Verifies a digital signature by comparing it to the original data and public key.

Description:

This endpoint allows the client to verify a digital signature by comparing it to the original data and the public key of the signer.

API Flow:

  1. Client Request: The client sends a POST request with the signature, data, and public key.
  2. Server Action: The server verifies the signature.
  3. Success Response: The signature is valid.
  4. Error Response: If the verification fails, a 400 or 500 status code is returned.

Zero-Knowledge Proof

  • POST /createZkpToken: Generate a Zero-Knowledge Proof (ZKP) token based on a Verifiable Credential and condition.

Summary:

Creates a Zero-Knowledge Proof (ZKP) token that proves the validity of a Verifiable Credential without revealing the underlying data.

Description:

This endpoint generates a ZKP token based on a Verifiable Credential and a condition (e.g., age > 18).
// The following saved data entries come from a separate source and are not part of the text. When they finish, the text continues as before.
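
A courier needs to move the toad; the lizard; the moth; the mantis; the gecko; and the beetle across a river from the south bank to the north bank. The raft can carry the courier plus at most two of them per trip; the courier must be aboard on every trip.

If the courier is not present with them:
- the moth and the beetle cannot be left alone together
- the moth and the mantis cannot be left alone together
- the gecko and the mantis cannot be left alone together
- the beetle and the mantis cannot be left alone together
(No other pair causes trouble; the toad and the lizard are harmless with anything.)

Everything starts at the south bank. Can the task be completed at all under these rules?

1. Courier goes to the north bank with the mantis and the moth.
2. Courier goes back to the south bank with the moth.
3. Courier goes to the north bank with the moth and the toad.
4. Courier goes back to the south bank with the moth.
5. Courier goes to the north bank with the lizard and the moth.
6. Courier goes back to the south bank with the moth.
7. Courier goes to the north bank with the gecko and the moth.
8. Courier goes back to the south bank with the mantis.
9. Courier goes to the north bank with the beetle and the mantis.

Yes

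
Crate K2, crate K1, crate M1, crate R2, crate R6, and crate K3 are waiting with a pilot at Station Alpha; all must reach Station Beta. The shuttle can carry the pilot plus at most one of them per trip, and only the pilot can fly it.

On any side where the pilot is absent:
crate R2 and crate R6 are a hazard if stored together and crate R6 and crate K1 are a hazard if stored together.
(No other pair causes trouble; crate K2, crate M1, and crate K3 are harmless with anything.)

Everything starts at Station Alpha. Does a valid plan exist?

Yes

1. Pilot goes to Station Beta with crate R6.  [Station Alpha: crate K1, crate K2, crate K3, crate M1, crate R2 | Station Beta: crate R6]
2. Pilot goes back to Station Alpha alone.  [Station Alpha: crate K1, crate K2, crate K3, crate M1, crate R2 | Station Beta: crate R6]
3. Pilot goes to Station Beta with crate K2.  [Station Alpha: crate K1, crate K3, crate M1, crate R2 | Station Beta: crate K2, crate R6]
4. Pilot goes back to Station Alpha alone.  [Station Alpha: crate K1, crate K3, crate M1, crate R2 | Station Beta: crate K2, crate R6]
5. Pilot goes to Station Beta with crate K1.  [Station Alpha: crate K3, crate M1, crate R2 | Station Beta: crate K1, crate K2, crate R6]
6. Pilot goes back to Station Alpha with crate R6.  [Station Alpha: crate K3, crate M1, crate R2, crate R6 | Station Beta: crate K1, crate K2]
7. Pilot goes to Station Beta with crate R2.  [Station Alpha: crate K3, crate M1, crate R6 | Station Beta: crate K1, crate K2, crate R2]
8. Pilot goes back to Station Alpha alone.  [Station Alpha: crate K3, crate M1, crate R6 | Station Beta: crate K1, crate K2, crate R2]
9. Pilot goes to Station Beta with crate M1.  [Station Alpha: crate K3, crate R6 | Station Beta: crate K1, crate K2, crate M1, crate R2]
10. Pilot goes back to Station Alpha alone.  [Station Alpha: crate K3, crate R6 | Station Beta: crate K1, crate K2, crate M1, crate R2]
11. Pilot goes to Station Beta with crate K3.  [Station Alpha: crate R6 | Station Beta: crate K1, crate K2, crate K3, crate M1, crate R2]
12. Pilot goes back to Station Alpha alone.  [Station Alpha: crate R6 | Station Beta: crate K1, crate K2, crate K3, crate M1, crate R2]
13. Pilot goes to Station Beta with crate R6.  [Station Alpha: — | Station Beta: crate K1, crate K2, crate K3, crate M1, crate R2, crate R6]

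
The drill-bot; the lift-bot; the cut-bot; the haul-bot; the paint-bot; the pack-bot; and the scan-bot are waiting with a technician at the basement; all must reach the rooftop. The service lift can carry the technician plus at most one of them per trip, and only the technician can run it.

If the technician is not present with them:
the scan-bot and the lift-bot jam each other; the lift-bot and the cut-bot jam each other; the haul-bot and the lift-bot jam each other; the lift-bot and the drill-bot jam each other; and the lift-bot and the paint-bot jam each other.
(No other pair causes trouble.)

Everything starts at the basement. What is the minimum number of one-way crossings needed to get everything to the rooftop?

Following every safe sequence of crossings from the start, the most of the 7 that can be at the rooftop as the service lift arrives there on crossings 1, 3, 5 is 1, 2, 3 respectively; the best ever achieved is 3 of 7.
From crossing 7 on, no configuration arises that was not already reachable earlier: only 26 distinct safe configurations (who is on which side, and where the service lift is) can ever be reached, none of them has everyone across, and every continuation just revisits them. So no valid plan exists.

impossible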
The ZKP allows the client to prove the validity of the condition without disclosing the full credential.

API Flow:

  1. Client Request: The client sends a POST request with the credential and condition.
  2. Server Action: The server generates the ZKP token.
  3. Success Response: The ZKP token is returned to the client.
  4. Error Response: If the input data is invalid, a 400 or 500 status code is returned.
  • POST /verifyZkpToken: Verify a Zero-Knowledge Proof (ZKP) token.

Summary:

Verifies the authenticity of a Zero-Knowledge Proof (ZKP) token.

Description:

This endpoint verifies the authenticity of a ZKP token by checking its cryptographic proof against the provided public key and ZKP data.

API Flow:

  1. Client Request: The client sends a POST request with the ZKP token, ZKP data, and public key.
  2. Server Action: The server verifies the ZKP token.
  3. Success Response: The ZKP token is valid.
  4. Error Response: If the verification fails, a 400 or 500 status code is returned.

Resolution

  • GET /resolve/{did}: Resolve a Decentralized Identifier (DID) and retrieve its associated DID Document.

Summary:

Resolves a Decentralized Identifier (DID) and retrieves the associated DID Document.

Description:

This endpoint allows the client to resolve a DID and retrieve the associated DID Document containing the public keys, authentication methods, and services related to the DID.

API Flow:

  1. Client Request: The client sends a GET request with the DID.
  2. Server Action: The server resolves the DID and returns the DID Document.
  3. Success Response: The DID Document is returned successfully.
  4. Error Response: If the DID is not found, a 404 status code is returned.